Caretaker Minister Suzy Camelia-Römer is participating with her new party “Partido Inovashón Nashonal” (PIN) after breaking with PNP, because Humphrey Davelaar remains its leader even though she got almost double the number of votes he did in October. At number two is Renox Calmes of “Movementu Speransa,” which joined forces with PIN.

PAR also made quite an entrance accompanied by a brass-band. Now led by its biggest vote-getter last year Eugene Rhuggenaath, the party believes it is “on the move.”

“Pueblo Soberano” (PS) is still led by Jaime Cordoba, despite the fact that the party went down to just two seats in the most recent election. New is veteran union leader Oscar Semerel, who anchors the list.

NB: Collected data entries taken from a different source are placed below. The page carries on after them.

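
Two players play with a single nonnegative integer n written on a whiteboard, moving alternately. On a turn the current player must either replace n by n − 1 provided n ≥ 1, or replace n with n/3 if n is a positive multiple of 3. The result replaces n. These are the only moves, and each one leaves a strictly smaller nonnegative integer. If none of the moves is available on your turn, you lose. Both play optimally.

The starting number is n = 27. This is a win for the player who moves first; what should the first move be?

Move to 9.

Work bottom-up. With no move the player to move loses. Otherwise the position is W if at least one move leads to an L position for the opponent, and L if every move leads to a W.
n=0: no move → L
n=1: can move to 0, which is L ⇒ W
n=2: the only move is to 1(W), a W ⇒ L
n=3: can move to 2, which is L ⇒ W
n=4: the only move is to 3(W), a W ⇒ L
n=5: can move to 4, which is L ⇒ W
n=6: can move to 2, which is L ⇒ W
n=7: the only move is to 6(W), a W ⇒ L
n=8: can move to 7, which is L ⇒ W
n=9: moves to 3(W), 8(W); every one is W ⇒ L
n=10: can move to 9, which is L ⇒ W
n=11: the only move is to 10(W), a W ⇒ L
n=12: can move to 4, which is L ⇒ W
n=13: the only move is to 12(W), a W ⇒ L
n=14: can move to 13, which is L ⇒ W
n=15: moves to 5(W), 14(W); every one is W ⇒ L
n=16: can move to 15, which is L ⇒ W
n=17: the only move is to 16(W), a W ⇒ L
n=18: can move to 17, which is L ⇒ W
n=19: the only move is to 18(W), a W ⇒ L
n=20: can move to 19, which is L ⇒ W
n=21: can move to 7, which is L ⇒ W
n=22: the only move is to 21(W), a W ⇒ L
n=23: can move to 22, which is L ⇒ W
n=24: moves to 8(W), 23(W); every one is W ⇒ L
n=25: can move to 24, which is L ⇒ W
n=26: the only move is to 25(W), a W ⇒ L
n=27: can move to 9, which is L ⇒ W
From 27, the L positions reachable in one move are: 9, 26. Any move reaching one of these is winning.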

“Korsòu di Nos Tur” (KdNT) surprised many by earning three seats in its first election last October. With independent (former PAR) Parliamentarian Eduard Braam now also on the list, party leader Amparo dos Santos hopes to double that number.

Replacing Camelia-Römer at number two on the PNP-list behind Davelaar is caretaker Minister Ornelio “Kid” Martina. Former commissioner Gimena van der Gen will be making a political comeback at number five.

IMG_20170310_181726MFK’s list now includes PAS-leader Charles Cooper at number two. His own party is not participating in the snap election so he has joined forces with the MFK led by Gerrit Schotte this time.

The Supreme Electoral Council had actually counted on 13 parties, but just before the 4:00pm deadline Josefina Jospeha showed up to submit a list with her as the lone candidate. “Liberalismo Klásiko Komunidát di Kòrsou” (LKKK) wants to see more accountability in government.

MAN, MFK, PAR, KdNT, PS, PNP, Hustu and MP are currently in the legislature, so they don’t need to qualify. The other six do.

Meanwhile, two proposed candidates of “Kòrsou Solidario i Duradero” (KSD) went to court because only persons who are eligible voters 30 days before Nomination Day may participate. The duo had been residing in the Netherlands but moved back to the island after hearing about the early elections and registered on respectively March 7 and 8.

However, a decision was taken on February 12 to dissolve Parliament effective May 11 and hold snap elections on April 28. Consequently, the Supreme Electoral Council (SEC) on February 17 announced that the voter registry had closed per February 8, thereby excluding the two.

While this was thus done retro-actively, the Judge saw no reason to intervene. The requirement does constitute a limitation of suffrage, but is legally prescribed and neither disproportional nor unreasonable in the interest of an orderly democratic process.